Abraham F. Arvizu, or Abe Arvizu Sr. (1928–1988), was a pioneering community activist and youth developer from Phoenix, Arizona, and is credited with being the President and "driving force" of the Southside Catholic Youth Center, the forerunner of the Barrio Youth Project, impacting thousands of South Phoenix youth. Barrio Youth Project and Chicanos Por La Causa organized the boycott against the Phoenix Union High School District from October 9 – November 2, 1970, which led to systematic wide changes to end the discrimination of Mexican-Americans within the local school system.
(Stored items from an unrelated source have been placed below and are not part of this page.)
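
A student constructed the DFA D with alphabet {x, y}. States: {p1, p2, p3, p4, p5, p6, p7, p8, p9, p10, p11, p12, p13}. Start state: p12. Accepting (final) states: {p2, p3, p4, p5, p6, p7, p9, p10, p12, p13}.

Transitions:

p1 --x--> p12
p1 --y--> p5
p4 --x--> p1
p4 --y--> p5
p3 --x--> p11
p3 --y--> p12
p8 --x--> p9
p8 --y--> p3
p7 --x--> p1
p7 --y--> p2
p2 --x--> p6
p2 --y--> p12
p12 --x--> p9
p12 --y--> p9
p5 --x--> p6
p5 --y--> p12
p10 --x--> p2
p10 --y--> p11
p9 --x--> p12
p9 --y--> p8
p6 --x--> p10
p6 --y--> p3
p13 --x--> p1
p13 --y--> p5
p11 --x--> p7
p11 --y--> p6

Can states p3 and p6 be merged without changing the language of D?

First remove the unreachable states {p4,p13}; 11 states remain.
Initial partition by acceptance: {p2,p3,p5,p6,p7,p9,p10,p12} | {p1,p8,p11}.
On input x, block {p2,p3,p5,p6,p7,p9,p10,p12} splits into {p2,p5,p6,p9,p10,p12} and {p3,p7}.
On input y, block {p2,p5,p6,p9,p10,p12} splits into {p2,p5,p12} and {p9,p10} and {p6}.
On input x, block {p2,p5,p12} splits into {p2,p5} and {p12}.
Refine {p1,p8,p11} on symbol x: members go to different blocks, giving {p1} and {p8} and {p11}.
Refine {p3,p7} on symbol x: members go to different blocks, giving {p3} and {p7}.
Refine {p9,p10} on symbol x: members go to different blocks, giving {p9} and {p10}.
Stable partition: {p2,p5} | {p1} | {p3} | {p9} | {p6} | {p12} | {p8} | {p11} | {p7} | {p10} — 10 equivalence classes.
p3 and p6 end up in different blocks, so they are distinguishable. For instance, the string 'x' is accepted from only p6.

No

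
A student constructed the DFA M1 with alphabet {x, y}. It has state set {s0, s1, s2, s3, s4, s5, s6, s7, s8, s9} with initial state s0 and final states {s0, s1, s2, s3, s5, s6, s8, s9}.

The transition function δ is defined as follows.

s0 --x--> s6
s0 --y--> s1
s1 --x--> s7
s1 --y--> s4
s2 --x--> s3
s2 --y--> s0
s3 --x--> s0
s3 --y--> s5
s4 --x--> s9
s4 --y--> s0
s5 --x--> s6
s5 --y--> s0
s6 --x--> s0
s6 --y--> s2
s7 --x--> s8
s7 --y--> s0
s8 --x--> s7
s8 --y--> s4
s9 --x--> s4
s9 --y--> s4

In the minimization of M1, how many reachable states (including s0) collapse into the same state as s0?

1

Start with accepting vs non-accepting: {s0,s1,s2,s3,s5,s6,s8,s9} | {s4,s7}.
Refine {s0,s1,s2,s3,s5,s6,s8,s9} on symbol x: members go to different blocks, giving {s0,s2,s3,s5,s6} and {s1,s8,s9}.
Refine {s0,s2,s3,s5,s6} on symbol y: members go to different blocks, giving {s2,s3,s5,s6} and {s0}.
On input x, block {s2,s3,s5,s6} splits into {s2,s5} and {s3,s6}.
The partition is now stable with 5 blocks: {s2,s5} | {s4,s7} | {s1,s8,s9} | {s0} | {s3,s6}.
The equivalence class containing s0 is {s0}, of size 1.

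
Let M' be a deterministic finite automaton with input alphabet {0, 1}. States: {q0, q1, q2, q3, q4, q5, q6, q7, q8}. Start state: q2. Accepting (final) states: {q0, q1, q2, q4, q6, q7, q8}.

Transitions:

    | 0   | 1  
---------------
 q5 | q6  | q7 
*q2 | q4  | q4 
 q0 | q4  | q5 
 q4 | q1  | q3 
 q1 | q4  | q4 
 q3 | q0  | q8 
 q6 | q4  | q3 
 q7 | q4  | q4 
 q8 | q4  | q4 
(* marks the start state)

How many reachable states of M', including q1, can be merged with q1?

4

P0 = {q0,q1,q2,q4,q6,q7,q8} | {q3,q5}.
On input 1, block {q0,q1,q2,q4,q6,q7,q8} splits into {q1,q2,q7,q8} and {q0,q4,q6}.
Refine {q0,q4,q6} on symbol 0: members go to different blocks, giving {q0,q6} and {q4}.
Stable partition: {q1,q2,q7,q8} | {q3,q5} | {q0,q6} | {q4} — 4 equivalence classes.
The equivalence class containing q1 is {q1,q2,q7,q8}, of size 4.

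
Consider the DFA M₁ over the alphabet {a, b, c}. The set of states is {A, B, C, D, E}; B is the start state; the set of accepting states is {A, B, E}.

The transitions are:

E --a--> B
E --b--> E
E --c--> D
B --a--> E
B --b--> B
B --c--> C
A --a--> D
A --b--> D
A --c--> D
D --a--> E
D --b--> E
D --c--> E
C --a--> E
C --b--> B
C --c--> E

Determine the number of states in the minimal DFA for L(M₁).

Reachable states from the start: {B,C,D,E}. Unreachable: {A} — drop them.
Initial partition by acceptance: {B,E} | {C,D}.
The partition is now stable with 2 blocks: {B,E} | {C,D}.

2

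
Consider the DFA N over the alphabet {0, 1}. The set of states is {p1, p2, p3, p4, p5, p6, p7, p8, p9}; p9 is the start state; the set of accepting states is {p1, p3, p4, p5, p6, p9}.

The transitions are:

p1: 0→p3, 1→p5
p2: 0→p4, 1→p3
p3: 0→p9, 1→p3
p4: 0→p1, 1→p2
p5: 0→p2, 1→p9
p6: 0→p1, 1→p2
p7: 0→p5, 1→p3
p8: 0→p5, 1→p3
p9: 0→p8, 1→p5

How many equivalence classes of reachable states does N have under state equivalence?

Reachable states from the start: {p1,p2,p3,p4,p5,p8,p9}. Unreachable: {p6,p7} — drop them.
Start with accepting vs non-accepting: {p1,p3,p4,p5,p9} | {p2,p8}.
Refine {p1,p3,p4,p5,p9} on symbol 0: members go to different blocks, giving {p1,p3,p4} and {p5,p9}.
Refine {p1,p3,p4} on symbol 0: members go to different blocks, giving {p1,p4} and {p3}.
Refine {p1,p4} on symbol 0: members go to different blocks, giving {p1} and {p4}.
Refine {p2,p8} on symbol 0: members go to different blocks, giving {p2} and {p8}.
Split {p5,p9} by δ(·,0) → {p5} and {p9}.
Stable partition: {p1} | {p2} | {p5} | {p3} | {p4} | {p8} | {p9} — 7 equivalence classes.

7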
Arvizu, a member of the parish council of the Historic Sacred Heart Church, advocated and voted in support of allowing young Chicano activists to use Santa Rita Hall for community engagement efforts, which led to the founding of Chicanos Por La Causa in 1969. For his efforts, Arvizu was subsequently elected to the Board of Directors of Chicanos Por La Causa, representing barrios east of Central Avenue, and many of the youth he developed went on to be political activists, elected officials, and contributing members to society.
He was married to Mariana Ochoa until his death. The couple had four children: Abraham J. Arvizu, Jr., Michael Arvizu, Cynthia "Cindi" Arvizu, and Linda Arvizu.

== Preservation of Sacred Heart Church ==

Abraham F. Arvizu Sr.'s commitment to Sacred Heart Church began in the early 1950s, when he and other parishioners contributed manual labor to construct the church, establishing it as a central hub for the Mexican-American community in South Phoenix.

In December 1986, the City of Phoenix purchased Sacred Heart Church for commercial development, placing it at risk of demolition. To prevent this, Arvizu co-founded Braun-Sacred Heart Center, Inc., a nonprofit organization dedicated to preserving the church. Under his leadership, the organization aimed to raise $250,000 to renovate the building and transform it into a museum and cultural center honoring Father Albert Braun, a decorated World War I and II veteran known for his dedication to the community.

Arvizu emphasized the church's historical and cultural significance, recalling the last Mass he attended there on December 29, 1985, which was so crowded that attendees stood both inside and outside the building. He initiated the annual Christmas Day Mass at Sacred Heart Church, a tradition that continues to this day. The Mass serves as a symbolic gathering for former parishioners and community members, reinforcing their lasting connection to the historic church despite its closure as an active parish. The event has become a significant cultural and religious observance, drawing attendees from across the region.

Through persistent efforts, the Braun-Sacred Heart Center collaborated with city and state officials to recognize the church's importance. These endeavors culminated in Sacred Heart Church being added to the National Register of Historic Places on March 20, 2012.

Arvizu's legacy in preserving Sacred Heart Church continues through his family. His son, Abe Arvizu Jr., has been actively involved in ongoing preservation efforts, serving as chairman of the board for the Braun-Sacred Heart Center and advocating for the church's recognition as a historical site.